In reality, the owner of the school was amazing. He empathized. He had felt the same learning English almost 30 years ago, he knows how hard it is, especially when you have quit your job, put all your savings up and risked losing friends and the life you knew to move abroad and live your dream (which then turns out to be less rose tinted than planned).

He offered one-to-one lessons a few times a week just to build my confidence back up and embed what I’ve learnt, then said a new beginner class would be starting next week so I could join that.

Three weeks at beginner level – I thought I’d be fluent in 5! In the words of Pretty Woman… “Big Mistake…Huge” (and I couldn’t even go shopping on this budget)!

I felt stupid. Why can’t I learn this!? I consider myself intelligent, and yet this is like I’m 6 years old again learning my 7-times table (I struggled with 7’s).

I left school early that day (when I tried to go back into the class I had another panic attack, this time I had to be taken out doors.

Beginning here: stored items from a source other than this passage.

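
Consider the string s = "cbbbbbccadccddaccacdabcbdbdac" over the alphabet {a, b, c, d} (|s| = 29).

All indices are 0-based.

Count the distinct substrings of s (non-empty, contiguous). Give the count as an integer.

391

rank | idx | suffix
   0 |  20 | abcbdbdac
   1 |  27 | ac
   2 |  14 | accacdabcbdbdac
   3 |  17 | acdabcbdbdac
   4 |   8 | adccddaccacdabcbdbdac
   5 |   1 | bbbbbccadccddaccacdabcbdbdac
   6 |   2 | bbbbccadccddaccacdabcbdbdac
   7 |   3 | bbbccadccddaccacdabcbdbdac
   8 |   4 | bbccadccddaccacdabcbdbdac
   9 |  21 | bcbdbdac
  10 |   5 | bccadccddaccacdabcbdbdac
  11 |  25 | bdac
  12 |  23 | bdbdac
  13 |  28 | c
  14 |  16 | cacdabcbdbdac
  15 |   7 | cadccddaccacdabcbdbdac
  16 |   0 | cbbbbbccadccddaccacdabcbdbdac
  17 |  22 | cbdbdac
  18 |  15 | ccacdabcbdbdac
  19 |   6 | ccadccddaccacdabcbdbdac
  20 |  10 | ccddaccacdabcbdbdac
  21 |  18 | cdabcbdbdac
  22 |  11 | cddaccacdabcbdbdac
  23 |  19 | dabcbdbdac
  24 |  26 | dac
  25 |  13 | daccacdabcbdbdac
  26 |  24 | dbdac
  27 |   9 | dccddaccacdabcbdbdac
  28 |  12 | ddaccacdabcbdbdac

SA = [20, 27, 14, 17, 8, 1, 2, 3, 4, 21, 5, 25, 23, 28, 16, 7, 0, 22, 15, 6, 10, 18, 11, 19, 26, 13, 24, 9, 12]
rank  pair      lcp
   1  s[20:],s[27:]  1  'a'
   2  s[27:],s[14:]  2  'ac'
   3  s[14:],s[17:]  2  'ac'
   4  s[17:],s[8:]  1  'a'
   5  s[8:],s[1:]  0  ''
   6  s[1:],s[2:]  4  'bbbb'
   7  s[2:],s[3:]  3  'bbb'
   8  s[3:],s[4:]  2  'bb'
   9  s[4:],s[21:]  1  'b'
  10  s[21:],s[5:]  2  'bc'
  11  s[5:],s[25:]  1  'b'
  12  s[25:],s[23:]  2  'bd'
  13  s[23:],s[28:]  0  ''
  14  s[28:],s[16:]  1  'c'
  15  s[16:],s[7:]  2  'ca'
  16  s[7:],s[0:]  1  'c'
  17  s[0:],s[22:]  2  'cb'
  18  s[22:],s[15:]  1  'c'
  19  s[15:],s[6:]  3  'cca'
  20  s[6:],s[10:]  2  'cc'
  21  s[10:],s[18:]  1  'c'
  22  s[18:],s[11:]  2  'cd'
  23  s[11:],s[19:]  0  ''
  24  s[19:],s[26:]  2  'da'
  25  s[26:],s[13:]  3  'dac'
  26  s[13:],s[24:]  1  'd'
  27  s[24:],s[9:]  1  'd'
  28  s[9:],s[12:]  1  'd'

n(n+1)/2 = 29·30/2 = 435
Σ LCP = 0 + 1 + 2 + 2 + 1 + 0 + 4 + 3 + 2 + 1 + 2 + 1 + 2 + 0 + 1 + 2 + 1 + 2 + 1 + 3 + 2 + 1 + 2 + 0 + 2 + 3 + 1 + 1 + 1 = 44
distinct = 435 − 44 = 391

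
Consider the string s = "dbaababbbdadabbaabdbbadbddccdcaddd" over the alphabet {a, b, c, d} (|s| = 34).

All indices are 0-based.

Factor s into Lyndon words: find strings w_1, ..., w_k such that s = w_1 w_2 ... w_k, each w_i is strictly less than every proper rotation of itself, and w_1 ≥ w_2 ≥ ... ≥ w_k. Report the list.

emit factor 1: 'd' (i=0, period=1)
emit factor 2: 'b' (i=1, period=1)
emit factor 3: 'aababbbdadabbaabdbbadbddccdcaddd' (i=2, period=32)

["d", "b", "aababbbdadabbaabdbbadbddccdcaddd"]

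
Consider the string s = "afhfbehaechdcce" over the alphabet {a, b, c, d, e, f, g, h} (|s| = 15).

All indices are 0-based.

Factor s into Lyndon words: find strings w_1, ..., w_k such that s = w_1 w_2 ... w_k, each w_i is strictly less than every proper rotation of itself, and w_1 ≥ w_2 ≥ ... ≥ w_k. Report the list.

emit factor 1: 'afhfbeh' (i=0, period=7)
emit factor 2: 'aechdcce' (i=7, period=8)

["afhfbeh", "aechdcce"]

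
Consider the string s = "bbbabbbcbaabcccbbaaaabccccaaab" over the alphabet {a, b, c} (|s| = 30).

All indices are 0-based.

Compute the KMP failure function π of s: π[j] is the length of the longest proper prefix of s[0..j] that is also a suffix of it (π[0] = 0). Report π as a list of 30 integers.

π[0] = 0
j=1 s[j]='b': π[1]=1 (border 'b')
j=2 s[j]='b': π[2]=2 (border 'bb')
j=3 s[j]='a': k: 2→1→0; π[3]=0 (border '')
j=4 s[j]='b': π[4]=1 (border 'b')
j=5 s[j]='b': π[5]=2 (border 'bb')
j=6 s[j]='b': π[6]=3 (border 'bbb')
j=7 s[j]='c': k: 3→2→1→0; π[7]=0 (border '')
j=8 s[j]='b': π[8]=1 (border 'b')
j=9 s[j]='a': k: 1→0; π[9]=0 (border '')
j=10 s[j]='a': π[10]=0 (border '')
j=11 s[j]='b': π[11]=1 (border 'b')
j=12 s[j]='c': k: 1→0; π[12]=0 (border '')
j=13 s[j]='c': π[13]=0 (border '')
j=14 s[j]='c': π[14]=0 (border '')
j=15 s[j]='b': π[15]=1 (border 'b')
j=16 s[j]='b': π[16]=2 (border 'bb')
j=17 s[j]='a': k: 2→1→0; π[17]=0 (border '')
j=18 s[j]='a': π[18]=0 (border '')
j=19 s[j]='a': π[19]=0 (border '')
j=20 s[j]='a': π[20]=0 (border '')
j=21 s[j]='b': π[21]=1 (border 'b')
j=22 s[j]='c': k: 1→0; π[22]=0 (border '')
j=23 s[j]='c': π[23]=0 (border '')
j=24 s[j]='c': π[24]=0 (border '')
j=25 s[j]='c': π[25]=0 (border '')
j=26 s[j]='a': π[26]=0 (border '')
j=27 s[j]='a': π[27]=0 (border '')
j=28 s[j]='a': π[28]=0 (border '')
j=29 s[j]='b': π[29]=1 (border 'b')

[0, 1, 2, 0, 1, 2, 3, 0, 1, 0, 0, 1, 0, 0, 0, 1, 2, 0, 0, 0, 0, 1, 0, 0, 0, 0, 0, 0, 0, 1]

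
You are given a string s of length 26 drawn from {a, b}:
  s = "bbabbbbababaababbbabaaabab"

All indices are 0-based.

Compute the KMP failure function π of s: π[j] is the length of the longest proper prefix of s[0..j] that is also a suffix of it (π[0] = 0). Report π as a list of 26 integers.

[0, 1, 0, 1, 2, 2, 2, 3, 4, 0, 1, 0, 0, 1, 0, 1, 2, 2, 3, 4, 0, 0, 0, 1, 0, 1]

π[0] = 0
j=1 s[j]='b': π[1]=1 (border 'b')
j=2 s[j]='a': k: 1→0; π[2]=0 (border '')
j=3 s[j]='b': π[3]=1 (border 'b')
j=4 s[j]='b': π[4]=2 (border 'bb')
j=5 s[j]='b': k: 2→1; π[5]=2 (border 'bb')
j=6 s[j]='b': k: 2→1; π[6]=2 (border 'bb')
j=7 s[j]='a': π[7]=3 (border 'bba')
j=8 s[j]='b': π[8]=4 (border 'bbab')
j=9 s[j]='a': k: 4→1→0; π[9]=0 (border '')
j=10 s[j]='b': π[10]=1 (border 'b')
j=11 s[j]='a': k: 1→0; π[11]=0 (border '')
j=12 s[j]='a': π[12]=0 (border '')
j=13 s[j]='b': π[13]=1 (border 'b')
j=14 s[j]='a': k: 1→0; π[14]=0 (border '')
j=15 s[j]='b': π[15]=1 (border 'b')
j=16 s[j]='b': π[16]=2 (border 'bb')
j=17 s[j]='b': k: 2→1; π[17]=2 (border 'bb')
j=18 s[j]='a': π[18]=3 (border 'bba')
j=19 s[j]='b': π[19]=4 (border 'bbab')
j=20 s[j]='a': k: 4→1→0; π[20]=0 (border '')
j=21 s[j]='a': π[21]=0 (border '')
j=22 s[j]='a': π[22]=0 (border '')
j=23 s[j]='b': π[23]=1 (border 'b')
j=24 s[j]='a': k: 1→0; π[24]=0 (border '')
j=25 s[j]='b': π[25]=1 (border 'b')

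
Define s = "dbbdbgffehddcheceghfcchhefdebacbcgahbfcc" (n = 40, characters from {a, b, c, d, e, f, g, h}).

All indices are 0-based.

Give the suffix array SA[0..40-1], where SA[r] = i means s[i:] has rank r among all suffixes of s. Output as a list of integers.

[29, 34, 28, 1, 31, 2, 36, 4, 39, 30, 38, 20, 15, 32, 12, 21, 0, 3, 11, 10, 26, 27, 14, 24, 16, 8, 37, 19, 25, 7, 6, 33, 5, 17, 35, 9, 13, 23, 18, 22]

rank | idx | suffix
   0 |  29 | acbcgahbfcc
   1 |  34 | ahbfcc
   2 |  28 | bacbcgahbfcc
   3 |   1 | bbdbgffehddcheceghfcchhefdebacbcgahbfcc
   4 |  31 | bcgahbfcc
   5 |   2 | bdbgffehddcheceghfcchhefdebacbcgahbfcc
   6 |  36 | bfcc
   7 |   4 | bgffehddcheceghfcchhefdebacbcgahbfcc
   8 |  39 | c
   9 |  30 | cbcgahbfcc
  10 |  38 | cc
  11 |  20 | cchhefdebacbcgahbfcc
  12 |  15 | ceghfcchhefdebacbcgahbfcc
  13 |  32 | cgahbfcc
  14 |  12 | checeghfcchhefdebacbcgahbfcc
  15 |  21 | chhefdebacbcgahbfcc
  16 |   0 | dbbdbgffehddcheceghfcchhefdebacbcgahbfcc
  17 |   3 | dbgffehddcheceghfcchhefdebacbcgahbfcc
  18 |  11 | dcheceghfcchhefdebacbcgahbfcc
  19 |  10 | ddcheceghfcchhefdebacbcgahbfcc
  20 |  26 | debacbcgahbfcc
  21 |  27 | ebacbcgahbfcc
  22 |  14 | eceghfcchhefdebacbcgahbfcc
  23 |  24 | efdebacbcgahbfcc
  24 |  16 | eghfcchhefdebacbcgahbfcc
  25 |   8 | ehddcheceghfcchhefdebacbcgahbfcc
  26 |  37 | fcc
  27 |  19 | fcchhefdebacbcgahbfcc
  28 |  25 | fdebacbcgahbfcc
  29 |   7 | fehddcheceghfcchhefdebacbcgahbfcc
  30 |   6 | ffehddcheceghfcchhefdebacbcgahbfcc
  31 |  33 | gahbfcc
  32 |   5 | gffehddcheceghfcchhefdebacbcgahbfcc
  33 |  17 | ghfcchhefdebacbcgahbfcc
  34 |  35 | hbfcc
  35 |   9 | hddcheceghfcchhefdebacbcgahbfcc
  36 |  13 | heceghfcchhefdebacbcgahbfcc
  37 |  23 | hefdebacbcgahbfcc
  38 |  18 | hfcchhefdebacbcgahbfcc
  39 |  22 | hhefdebacbcgahbfcc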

I went back to the flat in tears – how could I show my face in that place again. I’d been inconsolable and made an utter prat of myself!

Luckily, my other half was still here and he helped pick up the pieces of this broken little girl who had come back to him after a mere two hours apart.

Yesterday I walked back into that building and I had my first 1-2-1. I was terrified (and mortified). But it was okay. The confidence came back slightly; I’m trying to learn. I even bought a newspaper to translate, but it’s harder than it looks.


It’s not all pasta, pizza, red wine and sunshine you know (although there is a lot of that!).